How to grow yourself up

  • Be open to the possibility that a little version of you lives inside of you
  • Take full responsibility for what is going on with you
  • Take note of this dynamic in your own life. Start noticing in what situations you act like a child
  • Feel your Feelings fully. When you feel like you are 5 years old and shameful, feel it completely
  • Go to therapy or counseling to get more tools to grow yourself up
  • Be an amazing parent to your inner child. Shaming him or her into oblivion does not work
  • Stop asking or expecting your partner to parent the little boy in you. Yuch
  • Join a relationship practice group or start one to get quality support
  • Stay engaged in your own personal development

Remember, it is likely that we will continue to react in life and even regress into child-like behavior. However, they key is HOW we respond.

With practice, we can gain more and more mastery with the little one in us so we can parent him or her when need be. Why? So that the adult in you is captain of the ship, not the child.

If you want additional reading on this, a great book is “Growing Yourself Back Up” by John Lee.

3 Comments

  • DKF

    Reply Reply September 28, 2009

    This is great, J. I can definitely see a few areas of my life that I act like a little bratty kid and shut down – this was a tough article for me to read, as it brought a few of these areas to light. So, now I’ve got work to do.
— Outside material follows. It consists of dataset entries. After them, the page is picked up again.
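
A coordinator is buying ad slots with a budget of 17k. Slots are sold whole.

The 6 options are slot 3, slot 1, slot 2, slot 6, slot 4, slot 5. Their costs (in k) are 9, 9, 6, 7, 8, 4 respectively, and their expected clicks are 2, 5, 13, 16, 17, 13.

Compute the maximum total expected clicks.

Take slot 2, slot 6, and slot 5: cost 6 + 7 + 4 = 17 ≤ 17, expected clicks 13 + 16 + 13 = 42.
No other feasible combination does better.

42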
    Thanks for all you do, Jayson!

  • Joshua G

    Reply Reply October 1, 2009

    Good stuff….I certainly am seeing more and more how triggers from my experience with my father growing up generate a projection on to men today. I believe this book mentioned will be useful…already ordered it. :O)

  • Mia

    Reply Reply March 12, 2017

    Thanks so much for this insight! It’s really beneficial for me at this point in my life where I feel like I’ve been acting like a little girl in many instances (and know I shouldn’t have done certain things on hindsight. It’s always been reactive mode and I like how you suggest reparenting our inner child and reframe our perspective to a more active and proactive one where I am in control of my choices. My grownup choices.